HPHT annealing can be achieved at temperatures ranging from 1800–2500°C and pressures greater than 5 GPa. High pressure is required in order to prevent graphitization, especially in natural diamond. In contrast, LPHT annealing is performed at temperatures 1400–2200°C and pressures below 300 torr (3.99 × 10–5 GPa, below atmospheric pressure) (again see Meng et al., 2008). Graphitization became significant above 2200°C. At temperatures above 700°C, vacancies started to move and were trapped at single substitutional nitrogen atoms, creating N-V centers; however, nitrogen atoms become mobile at temperatures above 1700°C, causing the N-V centers to anneal out. Therefore, strong N-V centers (which are much greater than the diamond Raman peak) in the 514 nm PL spectra of these samples suggested that they were annealed at temperatures below 1700°C. Lack of a peak at 3107 cm–1 is also suggestive of an annealing temperature below 1700°C. This upper temperature limit is further supported by presence of a band at 3123 cm–1, which can be annealed out at above 1800°C. Incorporation of H3 center occurs above 1500°C; thus, annealing temperatures for these samples can be proposed as 1500°C < < 1700°C. According to Meng’s experiment, this temperature range can be correlated with pressure from 150 to 200 torr, with annealing time from 10 to 720 minutes.

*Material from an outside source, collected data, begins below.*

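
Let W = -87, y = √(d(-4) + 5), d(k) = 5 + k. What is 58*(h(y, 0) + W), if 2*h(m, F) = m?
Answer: -5046 + 29*√6 ≈ -4975.0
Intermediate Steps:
y = √6 (y = √((5 - 4) + 5) = √(1 + 5) = √6 ≈ 2.4495)
h(m, F) = m/2
58*(h(y, 0) + W) = 58*(√6/2 - 87) = 58*(-87 + √6/2) = -5046 + 29*√6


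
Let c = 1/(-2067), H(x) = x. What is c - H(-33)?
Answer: 68210/2067 ≈ 33.000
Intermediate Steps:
c = -1/2067 ≈ -0.00048379
c - H(-33) = -1/2067 - 1*(-33) = -1/2067 + 33 = 68210/2067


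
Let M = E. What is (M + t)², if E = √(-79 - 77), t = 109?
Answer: 11725 + 436*I*√39 ≈ 11725.0 + 2722.8*I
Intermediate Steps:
E = 2*I*√39 (E = √(-156) = 2*I*√39 ≈ 12.49*I)
M = 2*I*√39 ≈ 12.49*I
(M + t)² = (2*I*√39 + 109)² = (109 + 2*I*√39)²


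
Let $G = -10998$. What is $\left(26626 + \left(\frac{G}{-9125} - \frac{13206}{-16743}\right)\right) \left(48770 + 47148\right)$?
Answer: $\frac{130071893015490284}{50926625} \approx 2.5541 \cdot 10^{9}$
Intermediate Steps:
$\left(26626 + \left(\frac{G}{-9125} - \frac{13206}{-16743}\right)\right) \left(48770 + 47148\right) = \left(26626 - \left(- \frac{10998}{9125} - \frac{4402}{5581}\right)\right) \left(48770 + 47148\right) = \left(26626 - - \frac{101548088}{50926625}\right) 95918 = \left(26626 + \left(\frac{10998}{9125} + \frac{4402}{5581}\right)\right) 95918 = \left(26626 + \frac{101548088}{50926625}\right) 95918 = \frac{1356073865338}{50926625} \cdot 95918 = \frac{130071893015490284}{50926625}$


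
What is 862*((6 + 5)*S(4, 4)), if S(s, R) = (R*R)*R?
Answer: 606848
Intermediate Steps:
S(s, R) = R**3 (S(s, R) = R**2*R = R**3)
862*((6 + 5)*S(4, 4)) = 862*((6 + 5)*4**3) = 862*(11*64) = 862*704 = 606848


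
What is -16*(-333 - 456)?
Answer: 12624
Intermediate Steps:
-16*(-333 - 456) = -16*(-789) = 12624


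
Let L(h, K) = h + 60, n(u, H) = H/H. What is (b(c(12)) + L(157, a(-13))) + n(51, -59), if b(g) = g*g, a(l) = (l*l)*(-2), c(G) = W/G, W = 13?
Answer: 31561/144 ≈ 219.17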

Brown as-grown CVD synthetics have been changed to brownish pink by LPHT annealing for 15 minutes by Meng et al. (2008); they were also able to improve colorless CVD-grown diamonds by an average of three color grades. LPHT treatment may have created the attractive pink hue in these samples, although it could not completely eliminate the brown coloration. We expect to encounter more LPHT-treated diamonds in the future.

Kyaw Soe Moe is a research associate, Ulrika D’Haenens-Johansson is a research scientist, and Wuyi Wang is the director of research and development at GIA's New York laboratory.